CAPTURE OF THE EARL OF ORMONDE BY OWEN MACRORY, IOTII APRIL, 1600
From a contemporary drawing preserved in the Library of Trinity College, Dublin

that country, he is like to become my judge, and is already so proud of this plot that he cannot keep himself from bragging of it." Mountjoy took leave of the Queen on the 24th of January, 1600. A fortnight later he left London with an escort of 100 horse, and landed at Howth, with the title of Lord Deputy, on the 24th February, accompanied by Sir George Carew, soon after appointed to succeed Sir Warham Sentleger as Lord President of Munster.

In the more or less undisturbed possession of its native princes, Ulster had now enjoyed some years of internal peace, and Tyrone resolved to make a journey to the south, in order to ascertain by personal observation what were the hopes and prospects of the country. For this purpose, having left garrisons at the principal points along his own frontier, he set out in January (the same month as that in which Mountjoy kissed hands on his appointment as Viceroy) with a force of nearly 3000 men. He marched through Westmeath, wasting, as he passed, the lands of Lord Delvin and Theobald Dillon, till their owners submitted to him. He next ravaged the territory of O'Carroll of Ely, to punish him for the treacherous murder of some of the MacMahons of Oriel, whom, after inviting them to enter his service as soldiers, he had thus slain. Of this ravaging of Ely O'Carroll the Four Masters tell us: "All its movable possessions were carried away, and nothing left but ashes instead of corn, and embers in place of mansions. Great numbers of men, women, sons and daughters were left in a dying state." If this be thought severe, surely the punishment fits the crime of hiring warriors and then killing instead of paying them when settling day came round!

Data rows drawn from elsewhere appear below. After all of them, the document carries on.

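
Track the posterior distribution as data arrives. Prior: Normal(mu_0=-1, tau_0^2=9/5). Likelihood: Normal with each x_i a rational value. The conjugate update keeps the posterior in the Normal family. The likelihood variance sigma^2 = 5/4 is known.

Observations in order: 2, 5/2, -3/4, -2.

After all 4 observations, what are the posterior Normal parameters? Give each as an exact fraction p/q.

mu_0=38/169, tau_0^2=45/169

obs 1: x=2 → posterior Normal(47/61, 45/61)
obs 2: x=5/2 → posterior Normal(137/97, 45/97)
obs 3: x=-3/4 → posterior Normal(110/133, 45/133)
obs 4: x=-2 → posterior Normal(38/169, 45/169)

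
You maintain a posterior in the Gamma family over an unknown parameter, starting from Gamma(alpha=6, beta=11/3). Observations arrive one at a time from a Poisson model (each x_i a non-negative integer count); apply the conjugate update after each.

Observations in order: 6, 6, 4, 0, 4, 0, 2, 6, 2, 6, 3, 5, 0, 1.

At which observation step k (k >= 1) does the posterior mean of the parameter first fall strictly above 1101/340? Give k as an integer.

k = 3

obs 1: x=6 → posterior Gamma(12, 14/3)
obs 2: x=6 → posterior Gamma(18, 17/3)
obs 3: x=4 → posterior Gamma(22, 20/3)
obs 4: x=0 → posterior Gamma(22, 23/3)
obs 5: x=4 → posterior Gamma(26, 26/3)
obs 6: x=0 → posterior Gamma(26, 29/3)
obs 7: x=2 → posterior Gamma(28, 32/3)
obs 8: x=6 → posterior Gamma(34, 35/3)
obs 9: x=2 → posterior Gamma(36, 38/3)
obs 10: x=6 → posterior Gamma(42, 41/3)
obs 11: x=3 → posterior Gamma(45, 44/3)
obs 12: x=5 → posterior Gamma(50, 47/3)
obs 13: x=0 → posterior Gamma(50, 50/3)
obs 14: x=1 → posterior Gamma(51, 53/3)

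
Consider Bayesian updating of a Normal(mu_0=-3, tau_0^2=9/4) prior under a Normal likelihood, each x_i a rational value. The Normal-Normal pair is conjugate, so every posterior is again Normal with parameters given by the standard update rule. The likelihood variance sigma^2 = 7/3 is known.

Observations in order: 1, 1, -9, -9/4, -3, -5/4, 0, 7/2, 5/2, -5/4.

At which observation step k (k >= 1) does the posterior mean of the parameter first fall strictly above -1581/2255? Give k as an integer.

k = 2

obs 1: x=1 → posterior Normal(-57/55, 63/55)
obs 2: x=1 → posterior Normal(-15/41, 63/82)
obs 3: x=-9 → posterior Normal(-273/109, 63/109)
obs 4: x=-9/4 → posterior Normal(-1335/544, 63/136)
obs 5: x=-3 → posterior Normal(-1659/652, 63/163)
obs 6: x=-5/4 → posterior Normal(-897/380, 63/190)
obs 7: x=0 → posterior Normal(-897/434, 9/31)
obs 8: x=7/2 → posterior Normal(-177/122, 63/244)
obs 9: x=5/2 → posterior Normal(-573/542, 63/271)
obs 10: x=-5/4 → posterior Normal(-1281/1192, 63/298)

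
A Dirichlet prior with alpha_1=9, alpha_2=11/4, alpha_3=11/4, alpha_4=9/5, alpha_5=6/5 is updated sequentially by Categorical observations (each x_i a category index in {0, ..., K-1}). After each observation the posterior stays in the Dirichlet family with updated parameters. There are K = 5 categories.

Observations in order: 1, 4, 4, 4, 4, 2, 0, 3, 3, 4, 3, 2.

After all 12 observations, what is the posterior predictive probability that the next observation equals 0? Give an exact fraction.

20/59

obs 1: x=1 → posterior Dirichlet(9, 15/4, 11/4, 9/5, 6/5)
obs 2: x=4 → posterior Dirichlet(9, 15/4, 11/4, 9/5, 11/5)
obs 3: x=4 → posterior Dirichlet(9, 15/4, 11/4, 9/5, 16/5)
obs 4: x=4 → posterior Dirichlet(9, 15/4, 11/4, 9/5, 21/5)
obs 5: x=4 → posterior Dirichlet(9, 15/4, 11/4, 9/5, 26/5)
obs 6: x=2 → posterior Dirichlet(9, 15/4, 15/4, 9/5, 26/5)
obs 7: x=0 → posterior Dirichlet(10, 15/4, 15/4, 9/5, 26/5)
obs 8: x=3 → posterior Dirichlet(10, 15/4, 15/4, 14/5, 26/5)
obs 9: x=3 → posterior Dirichlet(10, 15/4, 15/4, 19/5, 26/5)
obs 10: x=4 → posterior Dirichlet(10, 15/4, 15/4, 19/5, 31/5)
obs 11: x=3 → posterior Dirichlet(10, 15/4, 15/4, 24/5, 31/5)
obs 12: x=2 → posterior Dirichlet(10, 15/4, 19/4, 24/5, 31/5)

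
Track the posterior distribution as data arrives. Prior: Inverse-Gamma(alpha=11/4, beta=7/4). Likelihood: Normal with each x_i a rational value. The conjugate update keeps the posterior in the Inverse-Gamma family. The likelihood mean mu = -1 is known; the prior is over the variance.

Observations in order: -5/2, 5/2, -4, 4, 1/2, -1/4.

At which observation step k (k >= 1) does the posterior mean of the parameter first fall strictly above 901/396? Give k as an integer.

obs 1: x=-5/2 → posterior Inverse-Gamma(13/4, 23/8)
obs 2: x=5/2 → posterior Inverse-Gamma(15/4, 9)
obs 3: x=-4 → posterior Inverse-Gamma(17/4, 27/2)
obs 4: x=4 → posterior Inverse-Gamma(19/4, 26)
obs 5: x=1/2 → posterior Inverse-Gamma(21/4, 217/8)
obs 6: x=-1/4 → posterior Inverse-Gamma(23/4, 877/32)

k = 2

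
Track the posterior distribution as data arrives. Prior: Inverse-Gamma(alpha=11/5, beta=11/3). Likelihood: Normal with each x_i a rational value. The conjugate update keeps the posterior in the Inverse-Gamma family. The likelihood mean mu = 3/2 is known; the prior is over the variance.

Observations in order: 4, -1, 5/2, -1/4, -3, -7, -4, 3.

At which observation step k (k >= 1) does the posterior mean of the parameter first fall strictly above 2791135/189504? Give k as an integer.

k = 7

obs 1: x=4 → posterior Inverse-Gamma(27/10, 163/24)
obs 2: x=-1 → posterior Inverse-Gamma(16/5, 119/12)
obs 3: x=5/2 → posterior Inverse-Gamma(37/10, 125/12)
obs 4: x=-1/4 → posterior Inverse-Gamma(21/5, 1147/96)
obs 5: x=-3 → posterior Inverse-Gamma(47/10, 2119/96)
obs 6: x=-7 → posterior Inverse-Gamma(26/5, 5587/96)
obs 7: x=-4 → posterior Inverse-Gamma(57/10, 7039/96)
obs 8: x=3 → posterior Inverse-Gamma(31/5, 7147/96)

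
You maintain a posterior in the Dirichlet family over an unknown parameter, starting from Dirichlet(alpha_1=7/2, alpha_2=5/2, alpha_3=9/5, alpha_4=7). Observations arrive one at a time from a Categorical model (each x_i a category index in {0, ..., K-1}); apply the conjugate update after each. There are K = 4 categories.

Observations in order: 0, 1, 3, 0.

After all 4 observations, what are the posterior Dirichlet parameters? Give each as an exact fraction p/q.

alpha_1=11/2, alpha_2=7/2, alpha_3=9/5, alpha_4=8

obs 1: x=0 → posterior Dirichlet(9/2, 5/2, 9/5, 7)
obs 2: x=1 → posterior Dirichlet(9/2, 7/2, 9/5, 7)
obs 3: x=3 → posterior Dirichlet(9/2, 7/2, 9/5, 8)
obs 4: x=0 → posterior Dirichlet(11/2, 7/2, 9/5, 8)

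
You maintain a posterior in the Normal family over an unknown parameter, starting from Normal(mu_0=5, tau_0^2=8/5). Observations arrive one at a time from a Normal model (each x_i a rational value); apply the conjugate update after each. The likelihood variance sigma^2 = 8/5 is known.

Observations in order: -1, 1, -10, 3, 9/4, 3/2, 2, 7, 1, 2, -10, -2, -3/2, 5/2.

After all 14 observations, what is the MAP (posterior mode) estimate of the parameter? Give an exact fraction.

obs 1: x=-1 → posterior Normal(2, 4/5)
obs 2: x=1 → posterior Normal(5/3, 8/15)
obs 3: x=-10 → posterior Normal(-5/4, 2/5)
obs 4: x=3 → posterior Normal(-2/5, 8/25)
obs 5: x=9/4 → posterior Normal(1/24, 4/15)
obs 6: x=3/2 → posterior Normal(1/4, 8/35)
obs 7: x=2 → posterior Normal(15/32, 1/5)
obs 8: x=7 → posterior Normal(43/36, 8/45)
obs 9: x=1 → posterior Normal(47/40, 4/25)
obs 10: x=2 → posterior Normal(5/4, 8/55)
obs 11: x=-10 → posterior Normal(5/16, 2/15)
obs 12: x=-2 → posterior Normal(7/52, 8/65)
obs 13: x=-3/2 → posterior Normal(1/56, 4/35)
obs 14: x=5/2 → posterior Normal(11/60, 8/75)

11/60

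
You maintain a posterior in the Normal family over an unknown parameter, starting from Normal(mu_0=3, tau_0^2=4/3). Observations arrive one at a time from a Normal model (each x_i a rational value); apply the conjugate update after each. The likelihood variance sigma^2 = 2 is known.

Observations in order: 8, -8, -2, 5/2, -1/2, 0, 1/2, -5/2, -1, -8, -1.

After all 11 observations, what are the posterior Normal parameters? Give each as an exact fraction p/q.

mu_0=-3/5, tau_0^2=4/25

obs 1: x=8 → posterior Normal(5, 4/5)
obs 2: x=-8 → posterior Normal(9/7, 4/7)
obs 3: x=-2 → posterior Normal(5/9, 4/9)
obs 4: x=5/2 → posterior Normal(10/11, 4/11)
obs 5: x=-1/2 → posterior Normal(9/13, 4/13)
obs 6: x=0 → posterior Normal(3/5, 4/15)
obs 7: x=1/2 → posterior Normal(10/17, 4/17)
obs 8: x=-5/2 → posterior Normal(5/19, 4/19)
obs 9: x=-1 → posterior Normal(1/7, 4/21)
obs 10: x=-8 → posterior Normal(-13/23, 4/23)
obs 11: x=-1 → posterior Normal(-3/5, 4/25)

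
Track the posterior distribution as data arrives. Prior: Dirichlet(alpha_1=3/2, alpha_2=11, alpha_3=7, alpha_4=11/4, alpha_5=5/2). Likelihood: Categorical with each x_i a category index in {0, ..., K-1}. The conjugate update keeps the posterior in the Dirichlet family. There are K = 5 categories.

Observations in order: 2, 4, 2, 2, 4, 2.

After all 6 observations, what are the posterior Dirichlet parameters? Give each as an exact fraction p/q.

obs 1: x=2 → posterior Dirichlet(3/2, 11, 8, 11/4, 5/2)
obs 2: x=4 → posterior Dirichlet(3/2, 11, 8, 11/4, 7/2)
obs 3: x=2 → posterior Dirichlet(3/2, 11, 9, 11/4, 7/2)
obs 4: x=2 → posterior Dirichlet(3/2, 11, 10, 11/4, 7/2)
obs 5: x=4 → posterior Dirichlet(3/2, 11, 10, 11/4, 9/2)
obs 6: x=2 → posterior Dirichlet(3/2, 11, 11, 11/4, 9/2)

alpha_1=3/2, alpha_2=11, alpha_3=11, alpha_4=11/4, alpha_5=9/2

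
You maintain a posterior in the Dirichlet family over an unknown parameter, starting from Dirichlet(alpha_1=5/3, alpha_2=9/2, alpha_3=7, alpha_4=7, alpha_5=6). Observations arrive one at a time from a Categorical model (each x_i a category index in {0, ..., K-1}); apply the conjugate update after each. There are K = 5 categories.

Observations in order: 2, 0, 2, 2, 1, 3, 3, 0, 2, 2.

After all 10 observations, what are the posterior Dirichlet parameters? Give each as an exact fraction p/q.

obs 1: x=2 → posterior Dirichlet(5/3, 9/2, 8, 7, 6)
obs 2: x=0 → posterior Dirichlet(8/3, 9/2, 8, 7, 6)
obs 3: x=2 → posterior Dirichlet(8/3, 9/2, 9, 7, 6)
obs 4: x=2 → posterior Dirichlet(8/3, 9/2, 10, 7, 6)
obs 5: x=1 → posterior Dirichlet(8/3, 11/2, 10, 7, 6)
obs 6: x=3 → posterior Dirichlet(8/3, 11/2, 10, 8, 6)
obs 7: x=3 → posterior Dirichlet(8/3, 11/2, 10, 9, 6)
obs 8: x=0 → posterior Dirichlet(11/3, 11/2, 10, 9, 6)
obs 9: x=2 → posterior Dirichlet(11/3, 11/2, 11, 9, 6)
obs 10: x=2 → posterior Dirichlet(11/3, 11/2, 12, 9, 6)

alpha_1=11/3, alpha_2=11/2, alpha_3=12, alpha_4=9, alpha_5=6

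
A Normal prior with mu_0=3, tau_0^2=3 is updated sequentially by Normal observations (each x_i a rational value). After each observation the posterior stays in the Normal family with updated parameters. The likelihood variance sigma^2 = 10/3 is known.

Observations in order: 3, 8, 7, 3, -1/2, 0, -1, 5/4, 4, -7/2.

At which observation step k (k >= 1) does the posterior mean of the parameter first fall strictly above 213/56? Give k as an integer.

k = 2

obs 1: x=3 → posterior Normal(3, 30/19)
obs 2: x=8 → posterior Normal(129/28, 15/14)
obs 3: x=7 → posterior Normal(192/37, 30/37)
obs 4: x=3 → posterior Normal(219/46, 15/23)
obs 5: x=-1/2 → posterior Normal(39/10, 6/11)
obs 6: x=0 → posterior Normal(429/128, 15/32)
obs 7: x=-1 → posterior Normal(411/146, 30/73)
obs 8: x=5/4 → posterior Normal(867/328, 15/41)
obs 9: x=4 → posterior Normal(1011/364, 30/91)
obs 10: x=-7/2 → posterior Normal(177/80, 3/10)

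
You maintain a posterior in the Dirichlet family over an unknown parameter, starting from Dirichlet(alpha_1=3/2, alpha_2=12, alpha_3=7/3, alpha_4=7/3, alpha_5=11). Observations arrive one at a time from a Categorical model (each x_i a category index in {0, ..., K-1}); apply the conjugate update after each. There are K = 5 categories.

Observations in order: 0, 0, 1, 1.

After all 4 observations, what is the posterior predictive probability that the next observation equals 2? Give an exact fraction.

14/199

obs 1: x=0 → posterior Dirichlet(5/2, 12, 7/3, 7/3, 11)
obs 2: x=0 → posterior Dirichlet(7/2, 12, 7/3, 7/3, 11)
obs 3: x=1 → posterior Dirichlet(7/2, 13, 7/3, 7/3, 11)
obs 4: x=1 → posterior Dirichlet(7/2, 14, 7/3, 7/3, 11)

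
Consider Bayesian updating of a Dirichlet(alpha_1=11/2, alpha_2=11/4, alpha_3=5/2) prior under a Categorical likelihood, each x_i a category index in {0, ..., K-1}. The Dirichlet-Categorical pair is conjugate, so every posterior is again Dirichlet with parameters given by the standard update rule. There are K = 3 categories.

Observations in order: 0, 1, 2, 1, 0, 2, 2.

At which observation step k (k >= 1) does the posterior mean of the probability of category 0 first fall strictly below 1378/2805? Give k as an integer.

obs 1: x=0 → posterior Dirichlet(13/2, 11/4, 5/2)
obs 2: x=1 → posterior Dirichlet(13/2, 15/4, 5/2)
obs 3: x=2 → posterior Dirichlet(13/2, 15/4, 7/2)
obs 4: x=1 → posterior Dirichlet(13/2, 19/4, 7/2)
obs 5: x=0 → posterior Dirichlet(15/2, 19/4, 7/2)
obs 6: x=2 → posterior Dirichlet(15/2, 19/4, 9/2)
obs 7: x=2 → posterior Dirichlet(15/2, 19/4, 11/2)

k = 3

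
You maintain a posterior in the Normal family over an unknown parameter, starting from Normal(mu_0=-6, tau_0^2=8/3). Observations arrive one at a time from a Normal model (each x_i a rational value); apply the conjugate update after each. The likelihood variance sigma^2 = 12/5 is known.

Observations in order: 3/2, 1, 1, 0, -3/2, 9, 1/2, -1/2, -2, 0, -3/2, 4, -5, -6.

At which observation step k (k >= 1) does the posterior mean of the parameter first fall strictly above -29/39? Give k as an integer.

k = 3

obs 1: x=3/2 → posterior Normal(-39/19, 24/19)
obs 2: x=1 → posterior Normal(-1, 24/29)
obs 3: x=1 → posterior Normal(-19/39, 8/13)
obs 4: x=0 → posterior Normal(-19/49, 24/49)
obs 5: x=-3/2 → posterior Normal(-34/59, 24/59)
obs 6: x=9 → posterior Normal(56/69, 8/23)
obs 7: x=1/2 → posterior Normal(61/79, 24/79)
obs 8: x=-1/2 → posterior Normal(56/89, 24/89)
obs 9: x=-2 → posterior Normal(4/11, 8/33)
obs 10: x=0 → posterior Normal(36/109, 24/109)
obs 11: x=-3/2 → posterior Normal(3/17, 24/119)
obs 12: x=4 → posterior Normal(61/129, 8/43)
obs 13: x=-5 → posterior Normal(11/139, 24/139)
obs 14: x=-6 → posterior Normal(-49/149, 24/149)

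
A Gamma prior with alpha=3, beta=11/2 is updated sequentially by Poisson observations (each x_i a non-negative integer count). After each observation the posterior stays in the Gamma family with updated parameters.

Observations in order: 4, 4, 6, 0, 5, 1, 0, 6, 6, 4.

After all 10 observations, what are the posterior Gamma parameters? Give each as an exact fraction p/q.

alpha=39, beta=31/2

obs 1: x=4 → posterior Gamma(7, 13/2)
obs 2: x=4 → posterior Gamma(11, 15/2)
obs 3: x=6 → posterior Gamma(17, 17/2)
obs 4: x=0 → posterior Gamma(17, 19/2)
obs 5: x=5 → posterior Gamma(22, 21/2)
obs 6: x=1 → posterior Gamma(23, 23/2)
obs 7: x=0 → posterior Gamma(23, 25/2)
obs 8: x=6 → posterior Gamma(29, 27/2)
obs 9: x=6 → posterior Gamma(35, 29/2)
obs 10: x=4 → posterior Gamma(39, 31/2)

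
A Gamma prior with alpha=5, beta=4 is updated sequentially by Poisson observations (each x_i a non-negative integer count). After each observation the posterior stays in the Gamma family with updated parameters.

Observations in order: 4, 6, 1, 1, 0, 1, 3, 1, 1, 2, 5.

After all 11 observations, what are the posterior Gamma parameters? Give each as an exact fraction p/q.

obs 1: x=4 → posterior Gamma(9, 5)
obs 2: x=6 → posterior Gamma(15, 6)
obs 3: x=1 → posterior Gamma(16, 7)
obs 4: x=1 → posterior Gamma(17, 8)
obs 5: x=0 → posterior Gamma(17, 9)
obs 6: x=1 → posterior Gamma(18, 10)
obs 7: x=3 → posterior Gamma(21, 11)
obs 8: x=1 → posterior Gamma(22, 12)
obs 9: x=1 → posterior Gamma(23, 13)
obs 10: x=2 → posterior Gamma(25, 14)
obs 11: x=5 → posterior Gamma(30, 15)

alpha=30, beta=15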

Tyrone then continued his march by Roscrea and the present Templemore, to the abbey of Holy Cross, where the relic from which the monastery took its name was brought out to do him honour. Tyrone presented many rich gifts to the monks, and extended his protection to the lands of the abbey. The Earl of Ormonde, at the head of the royal army, approached Tyrone in his passage through Eliogarty, but avoided a collision. At Cashel James FitzThomas, whom he had created Earl of Desmond, joined Tyrone with some men, and accompanied him through the county of Limerick into Cork, by the Pass of Bearna-dhearg, or Red Chair. He then laid waste the lands of the loyalist David Lord Barry, who had remained firmly loyal since his pardon in Lord Gray's time. Tyrone reviled him for deserting the cause of the Church, and as being the chief cause of the southern nobility not joining the standard of rebellion. "Her Highness", replied Barry, "hath never restrained me from matters of religion." He then demanded the restoration of some of his followers who had been captured, and of some 4000 cattle and 3000 horses which had been confiscated by Tyrone. These Barry never regained, but he defied Tyrone, and declared that with Her Majesty's assistance he would be revenged. He had hoped to have saved the island on which Queenstown now stands, but he was unable to defend it, and Tyrone, landing, burned every house upon the island.